Second, both the Complaints and the language in the proposed Sigma Consent Order implicate a broad array of information exchanges beyond the exchange of pricing information traditionally looked at unfavorably by the FTC, including exchanges as to sales volume and geographical sales information.  This appears so even though the companies’ information exchanges were:  historical; achieved through an independent third party; and disseminated in an aggregated form, These  are all factors that the antitrust agencies have in the past indicated lessen antitrust concerns.[17]  Finally, by prohibiting Sigma from exchanging “any information regarding the cost, price, output, or customers,” the proposed Sigma Consent Order is more restrictive than the FTC’s Health Care Guidelines’ safe harbor.[18]   

Conclusion

It remains true that in order to establish an antitrust violation, an information exchange must be connected to an underlying unlawful agreement to fix prices.[19]  In remarks made in 2011 before the ABA Section of Antitrust Law, FTC Commissioner J. Thomas Rosch stressed this point, stating that before an information exchange can violate the U.S. antitrust laws, a plaintiff must “meet its burden of connecting what is otherwise lawful conduct (collecting and reporting price information from competitors) with an underlying unlawful agreement to fix prices.”[20]  However, he also noted that this “does not mean that firms and their employees can engage in the exchange of price information liberally or with impunity,” warning that even when “one honestly believes he or she is engaging in perfectly lawful behavior, there remains the fear . . . that someone else is engaging in unlawful, anticompetitive behavior . . . .”[21]
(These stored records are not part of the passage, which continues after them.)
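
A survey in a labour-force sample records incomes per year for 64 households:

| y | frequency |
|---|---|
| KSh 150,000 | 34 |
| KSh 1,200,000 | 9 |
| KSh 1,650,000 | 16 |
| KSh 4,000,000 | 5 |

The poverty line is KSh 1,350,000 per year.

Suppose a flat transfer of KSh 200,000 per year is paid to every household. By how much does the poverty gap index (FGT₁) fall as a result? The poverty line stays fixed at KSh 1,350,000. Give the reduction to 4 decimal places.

0.0943

Before: below the line — 34×KSh 150,000, 9×KSh 1,200,000; poverty gap index (FGT₁) = 0.487847.
After the KSh 200,000 transfer: below the line — 34×KSh 350,000; poverty gap index (FGT₁) = 0.393519.
Reduction = 0.487847 − 0.393519 = 0.0943.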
The FTC’s recent indications that it may be applying a heightened scrutiny to information exchanges in concentrated industries, illustrated through its suits against the three major  ductile iron fitting suppliers, and Consent Order proposed against one of the companies, suggest that companies in such industries should remain sensitive to sharing any communications with competitors that involve not only price but any information that could be considered competitively sensitive.